= Si (length) =

Chinese unit of length

Si (絲 (丝, sī)) is a traditional Chinese unit of length. One si is equal to 1/10 of a hao, 1/100 000 of a chi, or 3+1⁄3 μm. In the field of engineering, one si equals 10 μm.

==Present law on Chinese length units ==

Chinese measurement law in 1929, effective 1 January 1930

This law of length measurement was issued by the Chinese government in 1929, and has been effective since 1 January 1930. The base unit chi is defined to be 1/3 meter.

Table of Chinese length units effective since 1930
| Pinyin | Character | Relative value | Metric value | Imperial value | Notes |
|---|---|---|---|---|---|
| sī | 絲 (T) or 丝 (S) | 1⁄100 000 | 3+1⁄3 μm | 0.000131 in |  |
| háo | 毫 | 1⁄10 000 | 33+1⁄3 μm | 0.00131 in | Chinese mil |
| lí | 釐 (T) or 厘 (S) | 1⁄1000 | 1⁄3 mm | 0.0131 in | Chinese calibre |
| fēn | 市分 | 1⁄100 | 3+1⁄3 mm | 0.1312 in | Chinese line |
| cùn | 市寸 | 1⁄10 | 3+1⁄3 cm | 1.312 in | Chinese inch |
| chǐ | 市尺 | 1 | 33+1⁄3 cm | 13.12 in | Chinese foot |
| zhàng | 市丈 | 10 | 3+1⁄3 m | 3.645 yd | Chinese yard |
| yǐn | 引 | 100 | 33+1⁄3 m | 36.45 yd | Chinese chain |
| lǐ | 市里 | 1500 | 500 m | 546.8 yd | Chinese mile. |

==Metric length units==
These units are based on the metric system. The Chinese word for metre is 米 mǐ, which can take the Chinese standard SI prefixes (for "kilo-", "centi-", etc.). In the engineering field, traditional units are rounded up to metric units.
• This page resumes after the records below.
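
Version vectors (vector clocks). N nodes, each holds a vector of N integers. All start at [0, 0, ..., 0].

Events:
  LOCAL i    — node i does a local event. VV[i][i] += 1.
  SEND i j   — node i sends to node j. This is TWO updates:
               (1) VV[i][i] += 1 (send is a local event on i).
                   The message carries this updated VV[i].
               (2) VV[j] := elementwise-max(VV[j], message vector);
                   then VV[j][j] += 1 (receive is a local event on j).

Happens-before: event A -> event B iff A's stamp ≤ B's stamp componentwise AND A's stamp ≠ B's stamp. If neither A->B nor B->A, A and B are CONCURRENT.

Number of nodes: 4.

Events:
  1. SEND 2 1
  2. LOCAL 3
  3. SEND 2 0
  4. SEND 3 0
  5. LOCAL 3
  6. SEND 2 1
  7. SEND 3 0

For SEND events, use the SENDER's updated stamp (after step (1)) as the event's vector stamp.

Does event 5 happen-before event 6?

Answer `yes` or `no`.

Initial: VV[0]=[0, 0, 0, 0]
Initial: VV[1]=[0, 0, 0, 0]
Initial: VV[2]=[0, 0, 0, 0]
Initial: VV[3]=[0, 0, 0, 0]
Event 1: SEND 2->1: VV[2][2]++ -> VV[2]=[0, 0, 1, 0], msg_vec=[0, 0, 1, 0]; VV[1]=max(VV[1],msg_vec) then VV[1][1]++ -> VV[1]=[0, 1, 1, 0]
Event 2: LOCAL 3: VV[3][3]++ -> VV[3]=[0, 0, 0, 1]
Event 3: SEND 2->0: VV[2][2]++ -> VV[2]=[0, 0, 2, 0], msg_vec=[0, 0, 2, 0]; VV[0]=max(VV[0],msg_vec) then VV[0][0]++ -> VV[0]=[1, 0, 2, 0]
Event 4: SEND 3->0: VV[3][3]++ -> VV[3]=[0, 0, 0, 2], msg_vec=[0, 0, 0, 2]; VV[0]=max(VV[0],msg_vec) then VV[0][0]++ -> VV[0]=[2, 0, 2, 2]
Event 5: LOCAL 3: VV[3][3]++ -> VV[3]=[0, 0, 0, 3]
Event 6: SEND 2->1: VV[2][2]++ -> VV[2]=[0, 0, 3, 0], msg_vec=[0, 0, 3, 0]; VV[1]=max(VV[1],msg_vec) then VV[1][1]++ -> VV[1]=[0, 2, 3, 0]
Event 7: SEND 3->0: VV[3][3]++ -> VV[3]=[0, 0, 0, 4], msg_vec=[0, 0, 0, 4]; VV[0]=max(VV[0],msg_vec) then VV[0][0]++ -> VV[0]=[3, 0, 2, 4]
Event 5 stamp: [0, 0, 0, 3]
Event 6 stamp: [0, 0, 3, 0]
[0, 0, 0, 3] <= [0, 0, 3, 0]? False. Equal? False. Happens-before: False

Answer: no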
Table of Chinese length units in engineering
| Pinyin | Character | Relative value | Metric value | Imperial value | Notes |
|---|---|---|---|---|---|
| hū | 忽 | 1⁄1000000 | 1 μm |  | Authorized name: 微米 |
| sī | 絲 (T) or 丝 (S) | 1⁄100000 | 10 μm |  | Authorized name: 忽米 |
| háo | 毫 | 1⁄10000 | 100 μm |  | Authorized name: 絲米 (T) or 丝米 (S) |
| lí | 釐 (T) or 厘 (S) | 1⁄1000 | 1 mm |  | Authorized name: 毫米 |
| fēn | 公分 | 1⁄100 | 10 mm |  | Authorized name: 釐米(T) or 厘米(S) |
| cùn | 公寸 | 1⁄10 | 100 mm |  | Authorized name: 分米 |
| chǐ | 公尺 | 1 | 1 m |  | Authorized name: 米 |
| Zhàng | 公丈 | 10 | 10 m |  | Authorized name: 十米 |
| yǐn | 公引 | 100 | 100 m |  | Authorized name: 百米 |
| lǐ | 公里 | 1000 | 1000 m |  | this li is not the small li above, which has a different character and tone |

==Compounds==
- 絲毫 (sīháo)
- 一絲一毫 (yīsīyīháo)
- 一絲不苟
- 一絲 希望／一丝 希望 ― yī sī xīwàng ― a glimmer of hope.